Low Speed Gliders or Sailplanes


A modern low speed glider or sailplane

Gliders are aircraft without powerplants. They cannot take off on their own. In still air they can only sink gradually to the ground.

Good gliders are aero- dynamically very efficient, with L/D = 30 or more!













A glider being towed aloft by a powered aircraft

Gliders, having no powerplant, have to be towed aloft and then released. Often the towing is done by a powered aircraft; sometimes by a motor operated winch.

























Gliders touching down

Gliders land much like powered aircraft do.

Note how much the wings are bent upward when the glider is airborne. This is because aircrat structures have to be very light, hence they are more flexible than ground based structures.

























Inside a glider cockpit

























A hang glider

A hang glider is a glider with a flexible wing, made of fabric. It usually is just a delta wing with no tailplane or control surfaces.

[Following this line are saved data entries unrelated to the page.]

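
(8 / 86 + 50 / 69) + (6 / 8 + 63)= 766289 / 11868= 64.57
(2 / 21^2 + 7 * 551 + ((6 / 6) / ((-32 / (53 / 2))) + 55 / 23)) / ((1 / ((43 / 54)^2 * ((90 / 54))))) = 23156847793505 / 5678781696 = 4077.78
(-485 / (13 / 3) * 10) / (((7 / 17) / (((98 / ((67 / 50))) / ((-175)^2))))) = -39576 / 6097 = -6.49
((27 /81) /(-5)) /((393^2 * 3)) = -1 /6950205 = -0.00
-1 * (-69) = 69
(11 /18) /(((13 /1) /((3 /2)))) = 0.07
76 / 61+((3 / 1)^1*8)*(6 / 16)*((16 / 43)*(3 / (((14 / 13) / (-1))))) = -148412 / 18361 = -8.08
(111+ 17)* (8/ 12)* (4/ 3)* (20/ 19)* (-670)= -13721600/ 171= -80243.27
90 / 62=45 / 31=1.45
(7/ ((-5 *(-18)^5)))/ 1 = 7/ 9447840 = 0.00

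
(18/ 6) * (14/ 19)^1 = 42/ 19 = 2.21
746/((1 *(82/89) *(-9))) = -33197/369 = -89.96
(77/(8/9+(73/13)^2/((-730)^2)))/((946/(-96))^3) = -117747302400/1300757497523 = -0.09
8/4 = 2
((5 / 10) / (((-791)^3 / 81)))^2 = 0.00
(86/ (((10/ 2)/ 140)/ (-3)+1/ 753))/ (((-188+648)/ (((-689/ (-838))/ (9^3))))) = -52054639/ 2611096965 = -0.02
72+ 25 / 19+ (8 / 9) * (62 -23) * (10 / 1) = 23939 / 57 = 419.98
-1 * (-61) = 61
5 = 5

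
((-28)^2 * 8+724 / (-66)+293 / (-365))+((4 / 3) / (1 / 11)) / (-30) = 226195657 / 36135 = 6259.74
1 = 1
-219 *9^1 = -1971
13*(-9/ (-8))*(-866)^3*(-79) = 750372038091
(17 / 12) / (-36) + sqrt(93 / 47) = -17 / 432 + sqrt(4371) / 47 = 1.37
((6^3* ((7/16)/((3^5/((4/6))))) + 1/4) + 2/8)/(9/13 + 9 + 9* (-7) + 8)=-533/31806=-0.02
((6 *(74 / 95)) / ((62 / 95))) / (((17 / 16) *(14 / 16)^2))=227328 / 25823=8.80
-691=-691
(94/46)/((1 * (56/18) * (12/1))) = 141/2576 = 0.05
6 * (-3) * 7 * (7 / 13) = -882 / 13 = -67.85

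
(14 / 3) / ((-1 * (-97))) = 14 / 291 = 0.05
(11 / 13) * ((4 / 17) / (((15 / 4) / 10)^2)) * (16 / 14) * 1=22528 / 13923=1.62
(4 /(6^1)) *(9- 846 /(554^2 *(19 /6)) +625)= 1848552530 /4373553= 422.67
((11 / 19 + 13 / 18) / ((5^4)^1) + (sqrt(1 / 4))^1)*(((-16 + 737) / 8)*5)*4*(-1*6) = -7737772 / 1425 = -5430.02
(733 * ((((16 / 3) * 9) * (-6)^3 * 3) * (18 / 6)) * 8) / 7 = -547181568 / 7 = -78168795.43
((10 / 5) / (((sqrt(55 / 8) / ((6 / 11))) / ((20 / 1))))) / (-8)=-12 * sqrt(110) / 121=-1.04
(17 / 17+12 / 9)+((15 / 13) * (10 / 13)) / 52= 30983 / 13182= 2.35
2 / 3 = 0.67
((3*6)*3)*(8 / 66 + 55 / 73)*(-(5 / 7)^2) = -19350 / 803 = -24.10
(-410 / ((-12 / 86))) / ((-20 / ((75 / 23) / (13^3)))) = -44075 / 202124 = -0.22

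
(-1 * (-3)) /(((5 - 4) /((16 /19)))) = 48 /19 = 2.53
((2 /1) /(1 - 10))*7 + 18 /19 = -0.61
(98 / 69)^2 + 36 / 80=234929 / 95220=2.47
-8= -8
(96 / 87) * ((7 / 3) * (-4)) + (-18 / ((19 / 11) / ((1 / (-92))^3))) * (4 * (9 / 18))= -10.30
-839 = -839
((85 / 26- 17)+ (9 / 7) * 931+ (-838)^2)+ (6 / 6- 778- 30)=18268127 / 26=702620.27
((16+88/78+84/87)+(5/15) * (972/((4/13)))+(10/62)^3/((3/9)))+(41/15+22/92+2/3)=8328775075037/7749532830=1074.75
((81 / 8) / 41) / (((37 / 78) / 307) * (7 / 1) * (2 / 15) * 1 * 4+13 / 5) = 14547195 / 153498424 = 0.09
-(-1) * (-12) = -12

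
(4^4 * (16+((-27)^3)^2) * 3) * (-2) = -595077895680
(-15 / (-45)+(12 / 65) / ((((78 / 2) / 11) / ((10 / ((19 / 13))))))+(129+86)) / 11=159826 / 8151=19.61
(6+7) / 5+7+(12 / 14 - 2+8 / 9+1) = 3259 / 315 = 10.35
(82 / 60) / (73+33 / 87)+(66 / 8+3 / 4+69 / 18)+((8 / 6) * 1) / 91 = 3559419 / 276640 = 12.87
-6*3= -18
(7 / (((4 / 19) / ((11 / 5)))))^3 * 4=3131359847 / 2000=1565679.92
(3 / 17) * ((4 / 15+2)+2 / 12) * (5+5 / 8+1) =3869 / 1360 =2.84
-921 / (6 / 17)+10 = -5199 / 2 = -2599.50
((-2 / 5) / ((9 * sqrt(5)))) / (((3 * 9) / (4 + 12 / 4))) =-14 * sqrt(5) / 6075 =-0.01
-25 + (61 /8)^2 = 2121 /64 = 33.14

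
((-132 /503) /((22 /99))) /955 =-594 /480365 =-0.00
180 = 180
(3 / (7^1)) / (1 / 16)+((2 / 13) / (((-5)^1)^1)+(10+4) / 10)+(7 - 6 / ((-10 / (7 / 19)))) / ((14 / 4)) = 88953 / 8645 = 10.29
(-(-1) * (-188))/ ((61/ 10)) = -1880/ 61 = -30.82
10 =10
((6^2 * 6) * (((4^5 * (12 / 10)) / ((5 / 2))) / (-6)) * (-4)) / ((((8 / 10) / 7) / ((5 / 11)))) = 3096576 / 11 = 281506.91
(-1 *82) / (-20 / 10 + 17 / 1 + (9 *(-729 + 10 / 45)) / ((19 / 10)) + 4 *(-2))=1558 / 65457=0.02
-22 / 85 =-0.26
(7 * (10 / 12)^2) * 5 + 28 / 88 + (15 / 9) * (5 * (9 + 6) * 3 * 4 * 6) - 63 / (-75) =89352091 / 9900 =9025.46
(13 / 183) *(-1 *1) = -13 / 183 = -0.07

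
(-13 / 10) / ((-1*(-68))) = -13 / 680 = -0.02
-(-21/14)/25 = 3/50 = 0.06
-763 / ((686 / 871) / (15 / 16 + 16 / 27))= -1482.30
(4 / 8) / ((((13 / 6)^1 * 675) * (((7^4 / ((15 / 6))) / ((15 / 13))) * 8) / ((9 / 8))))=3 / 51938432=0.00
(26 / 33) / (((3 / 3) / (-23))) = -598 / 33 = -18.12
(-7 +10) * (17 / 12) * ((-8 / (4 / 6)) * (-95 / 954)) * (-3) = -1615 / 106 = -15.24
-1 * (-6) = 6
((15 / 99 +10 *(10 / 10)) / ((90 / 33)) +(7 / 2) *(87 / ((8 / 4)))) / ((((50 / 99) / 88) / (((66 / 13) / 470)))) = 4484139 / 15275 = 293.56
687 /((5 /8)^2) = 43968 /25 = 1758.72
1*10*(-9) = -90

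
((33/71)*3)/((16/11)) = 1089/1136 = 0.96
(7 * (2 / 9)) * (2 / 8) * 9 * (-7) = -24.50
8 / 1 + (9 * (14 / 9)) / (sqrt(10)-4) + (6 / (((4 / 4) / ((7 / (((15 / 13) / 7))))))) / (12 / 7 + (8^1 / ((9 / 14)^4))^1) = 65466217 / 16725210-7 * sqrt(10) / 3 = -3.46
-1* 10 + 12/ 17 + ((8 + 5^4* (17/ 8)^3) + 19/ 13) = 678627069/ 113152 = 5997.48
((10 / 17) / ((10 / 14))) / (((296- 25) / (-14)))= -196 / 4607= -0.04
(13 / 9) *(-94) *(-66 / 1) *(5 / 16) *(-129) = -1445015 / 4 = -361253.75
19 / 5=3.80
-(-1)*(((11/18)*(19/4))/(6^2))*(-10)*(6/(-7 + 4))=1045/648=1.61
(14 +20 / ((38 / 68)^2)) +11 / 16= 454755 / 5776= 78.73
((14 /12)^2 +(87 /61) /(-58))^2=8614225 /4822416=1.79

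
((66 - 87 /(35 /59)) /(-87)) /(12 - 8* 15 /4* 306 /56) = -1882 /308415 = -0.01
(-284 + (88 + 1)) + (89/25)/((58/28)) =-140129/725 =-193.28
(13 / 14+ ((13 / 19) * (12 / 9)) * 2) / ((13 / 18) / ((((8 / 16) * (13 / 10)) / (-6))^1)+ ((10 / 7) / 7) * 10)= -15379 / 25840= -0.60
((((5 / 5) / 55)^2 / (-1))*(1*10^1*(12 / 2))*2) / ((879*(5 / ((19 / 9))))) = -152 / 7976925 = -0.00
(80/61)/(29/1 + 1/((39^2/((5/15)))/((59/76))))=27743040/613471571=0.05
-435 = -435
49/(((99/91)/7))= 31213/99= 315.28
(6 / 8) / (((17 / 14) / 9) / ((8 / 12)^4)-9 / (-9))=168 / 377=0.45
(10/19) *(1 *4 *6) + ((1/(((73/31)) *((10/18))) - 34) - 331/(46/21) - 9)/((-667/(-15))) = 352512333/42555934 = 8.28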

The pilot controls his glider by shifting his weight.

























Very high speed gliders


The Space Shuttle returning to earth

On its return journey the NASA Space Shuttle behaves like a very high speed glider once it enters the earth's atmosphere.

At sometime during this phase the speed of the shuttle becomes so great (Mach numbers greater than about 25) that the heat generated by frictin with the air causes temperatures high enough for the surrounding air molecules to start dissociating into atoms and for chemical reactions among them to start taking place. This speed regime is known as hypersonic.